I’ve started this blog post a few times and I don’t know why I’m struggling. Hopefully you forgive the rambling.
I stumbled upon Scott McLeod’s post: We have to stop pretending via Greg Pearson (@vptechnodork) twitter feed. Of course I asked him what his 5 were and he blogged right away, returning the question. I’ve been stumped. Not for a lack of passion on the topic but rather because one or two keep swirling in my head. The format also feels direct. I usually mask my thoughts in cute stories. This format feels a little revealing. I could say a lot of things that everyone would nod along to but I’m not sure that’s the point of the exercise. This is a bit more challenging, hope you forgive me. Here we go:
We need to stop pretending…
1. That technology is an option. This may seem a little weird but it is an idea I’ve struggled with a lot (wrote about it here). We often say we want to use technology meaningfully, move into the deeper waters of SAMR, maximize the tool. It is about it’s purposeful use. I completely agree! At some point though we have to stop pretending it’s an optional tool, a tool that needs to be justified, measured and advocated every time it’s used. A tool that the ‘techy’ or ‘comfortable’ or ‘cool’ teachers use. When will it become our paper and pencil, textbook, camera? Computers have been in schools since I went to school. How would our conversations change if we just saw it as part of our toolbox? Do we really have an option to say no to the technology when the world has moved on?
2. That we don’t have enough access. #1 seems to lead to # 2. Another point that seems a little silly. More access is always better for planning and implementation. The more we have in the building, the more I will be able to engage my learners. I don’t disagree, but the number of devices shouldn’t be a reason to stop using the tools. We are a resourceful profession, making a few hundred dollars in school supplies last a whole year, finding five new uses for used paper (Primary teachers, you know what I’m talking about). We have access to more technology than ever before. I am sure we can apply our resourcefulness to any devices we can get our hands on. I have seen amazing lessons that have maximized 2 or 3 school devices available and/or a few BYOD tools.
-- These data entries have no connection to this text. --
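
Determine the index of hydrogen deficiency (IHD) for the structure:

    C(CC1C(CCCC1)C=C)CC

2

Molecular formula from the SMILES: C12H22.
DoU = (2C + 2 + N − H − X)/2 = (2·12 + 2 + 0 − 22 − 0)/2 = 4/2 = 2.
(Structurally: 1 ring(s) + 1 π bond(s) = 2.)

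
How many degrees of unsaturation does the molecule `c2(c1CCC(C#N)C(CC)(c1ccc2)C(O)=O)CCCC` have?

8

Molecular formula from the SMILES: C18H23NO2.
DoU = (2C + 2 + N − H − X)/2 = (2·18 + 2 + 1 − 23 − 0)/2 = 16/2 = 8.
(Structurally: 2 ring(s) + 6 π bond(s) = 8.)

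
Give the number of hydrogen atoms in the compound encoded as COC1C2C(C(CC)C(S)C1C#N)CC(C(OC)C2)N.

26

Hydrogens are implicit in SMILES; fill each atom to its normal valence:
  8 × C: 1 H each → 8
  3 × C: 3 H each → 9
  3 × C: 2 H each → 6
  2 × O: no H
  1 × C: no H
  1 × N: 2 H
  1 × N: no H
  1 × S: 1 H
  Total hydrogens = 26.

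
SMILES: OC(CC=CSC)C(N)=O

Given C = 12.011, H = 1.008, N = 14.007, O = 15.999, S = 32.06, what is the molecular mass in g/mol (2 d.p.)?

Molecular formula: C6H11NO2S.
M = 6×12.011 + 11×1.008 + 1×14.007 + 2×15.999 + 1×32.06 = 161.22 g/mol.

161.22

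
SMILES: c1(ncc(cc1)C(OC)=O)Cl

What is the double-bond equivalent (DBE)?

5

Molecular formula from the SMILES: C7H6ClNO2.
DoU = (2C + 2 + N − H − X)/2 = (2·7 + 2 + 1 − 6 − 1)/2 = 10/2 = 5.
(Structurally: 1 ring(s) + 4 π bond(s) = 5.)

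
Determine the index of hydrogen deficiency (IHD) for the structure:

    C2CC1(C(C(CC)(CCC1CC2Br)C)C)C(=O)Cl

Molecular formula from the SMILES: C15H24BrClO.
DoU = (2C + 2 + N − H − X)/2 = (2·15 + 2 + 0 − 24 − 2)/2 = 6/2 = 3.
(Structurally: 2 ring(s) + 1 π bond(s) = 3.)

3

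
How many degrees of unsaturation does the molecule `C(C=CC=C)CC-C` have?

Molecular formula from the SMILES: C8H14.
DoU = (2C + 2 + N − H − X)/2 = (2·8 + 2 + 0 − 14 − 0)/2 = 4/2 = 2.
(Structurally: 0 ring(s) + 2 π bond(s) = 2.)

2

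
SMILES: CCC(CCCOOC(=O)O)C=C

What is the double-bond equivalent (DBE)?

2

Molecular formula from the SMILES: C9H16O4.
DoU = (2C + 2 + N − H − X)/2 = (2·9 + 2 + 0 − 16 − 0)/2 = 4/2 = 2.
(Structurally: 0 ring(s) + 2 π bond(s) = 2.)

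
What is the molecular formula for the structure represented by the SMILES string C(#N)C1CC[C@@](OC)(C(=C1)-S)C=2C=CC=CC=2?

Heavy atoms from the SMILES: 14 C, 1 N, 1 O, 1 S.
Implicit hydrogens by atom environment:
  5 × C (aromatic): 1 H each → 5
  3 × C: no H
  2 × C: 2 H each → 4
  2 × C: 1 H each → 2
  1 × C: 3 H
  1 × C (aromatic): no H
  1 × N: no H
  1 × O: no H
  1 × S: 1 H
  Total hydrogens = 15.
Molecular formula: C14H15NOS

C14H15NOS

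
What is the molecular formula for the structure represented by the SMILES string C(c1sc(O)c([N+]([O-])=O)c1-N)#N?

C5H3N3O3S

Heavy atoms from the SMILES: 5 C, 3 N, 3 O, 1 S.
Implicit hydrogens by atom environment:
  4 × C (aromatic): no H
  1 × C: no H
  1 × N: 2 H
  1 × N: no H
  1 × N (charge +1): no H
  1 × O: 1 H
  1 × O: no H
  1 × O (charge -1): no H
  1 × S (aromatic): no H
  Total hydrogens = 3.
Molecular formula: C5H3N3O3S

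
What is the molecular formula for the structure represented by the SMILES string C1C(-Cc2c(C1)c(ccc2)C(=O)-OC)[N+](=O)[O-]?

C12H13NO4

Heavy atoms from the SMILES: 12 C, 1 N, 4 O.
Implicit hydrogens by atom environment:
  3 × C: 2 H each → 6
  3 × C (aromatic): 1 H each → 3
  3 × C (aromatic): no H
  3 × O: no H
  1 × C: 3 H
  1 × C: 1 H
  1 × C: no H
  1 × N (charge +1): no H
  1 × O (charge -1): no H
  Total hydrogens = 13.
Molecular formula: C12H13NO4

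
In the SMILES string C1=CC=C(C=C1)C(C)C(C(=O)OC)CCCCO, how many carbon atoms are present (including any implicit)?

The symbol for carbon appears 15 times in the SMILES.

15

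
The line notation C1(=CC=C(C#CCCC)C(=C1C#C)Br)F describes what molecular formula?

C13H10BrF

Heavy atoms from the SMILES: 1 Br, 13 C, 1 F.
Implicit hydrogens by atom environment:
  4 × C (aromatic): no H
  3 × C: no H
  2 × C: 2 H each → 4
  2 × C (aromatic): 1 H each → 2
  1 × Br: no H
  1 × C: 3 H
  1 × C: 1 H
  1 × F: no H
  Total hydrogens = 10.
Molecular formula: C13H10BrF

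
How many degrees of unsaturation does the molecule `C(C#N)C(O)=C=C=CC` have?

Molecular formula from the SMILES: C7H7NO.
DoU = (2C + 2 + N − H − X)/2 = (2·7 + 2 + 1 − 7 − 0)/2 = 10/2 = 5.
(Structurally: 0 ring(s) + 5 π bond(s) = 5.)

5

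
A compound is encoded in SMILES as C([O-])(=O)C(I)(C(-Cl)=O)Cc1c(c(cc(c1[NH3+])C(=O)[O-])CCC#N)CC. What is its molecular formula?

Heavy atoms from the SMILES: 16 C, 1 Cl, 1 I, 2 N, 5 O.
Implicit hydrogens by atom environment:
  5 × C (aromatic): no H
  5 × C: no H
  4 × C: 2 H each → 8
  3 × O: no H
  2 × O (charge -1): no H
  1 × C: 3 H
  1 × C (aromatic): 1 H
  1 × Cl: no H
  1 × I: no H
  1 × N (charge +1): 3 H
  1 × N: no H
  Total hydrogens = 15.
Net charge -1.
Molecular formula: C16H15ClIN2O5-

C16H15ClIN2O5-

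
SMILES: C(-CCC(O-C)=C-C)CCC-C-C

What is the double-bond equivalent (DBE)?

Molecular formula from the SMILES: C12H24O.
DoU = (2C + 2 + N − H − X)/2 = (2·12 + 2 + 0 − 24 − 0)/2 = 2/2 = 1.
(Structurally: 0 ring(s) + 1 π bond(s) = 1.)

1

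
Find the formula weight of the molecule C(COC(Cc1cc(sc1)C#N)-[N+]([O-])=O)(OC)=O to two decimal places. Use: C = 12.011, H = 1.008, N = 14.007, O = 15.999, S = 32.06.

Molecular formula: C10H10N2O5S.
M = 10×12.011 + 10×1.008 + 2×14.007 + 5×15.999 + 1×32.06 = 270.26 g/mol.

270.26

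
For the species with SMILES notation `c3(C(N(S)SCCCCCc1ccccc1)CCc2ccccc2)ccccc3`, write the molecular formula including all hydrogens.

C26H31NS2

Heavy atoms from the SMILES: 26 C, 1 N, 2 S.
Implicit hydrogens by atom environment:
  15 × C (aromatic): 1 H each → 15
  7 × C: 2 H each → 14
  3 × C (aromatic): no H
  1 × C: 1 H
  1 × N: no H
  1 × S: 1 H
  1 × S: no H
  Total hydrogens = 31.
Molecular formula: C26H31NS2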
3. That change waits for someone else. This is the idea that keeps gnawing away at me. Primarily because it is one I often fall victim to personally. It’s easy to point out what needs to change in a system, to find the cracks, to point out what or who is holding us back. It’s harder to acknowledge what I am choosing not to change. Am I living my beliefs or building my defense for why it isn’t possible? If I believe we need a new definition for school than I need to start with myself. This does not mean we will not be frustrated, not experience roadblocks, not feel defeated at times but it does empower us to take an active role to #makeschooldifferent
I debated adding the wonderful ideas of others posts I’ve read that I completely agree with but I feel these are the three I would like to add to the conversation. What are your thoughts? What are your top 5 to #makeschooldifferent?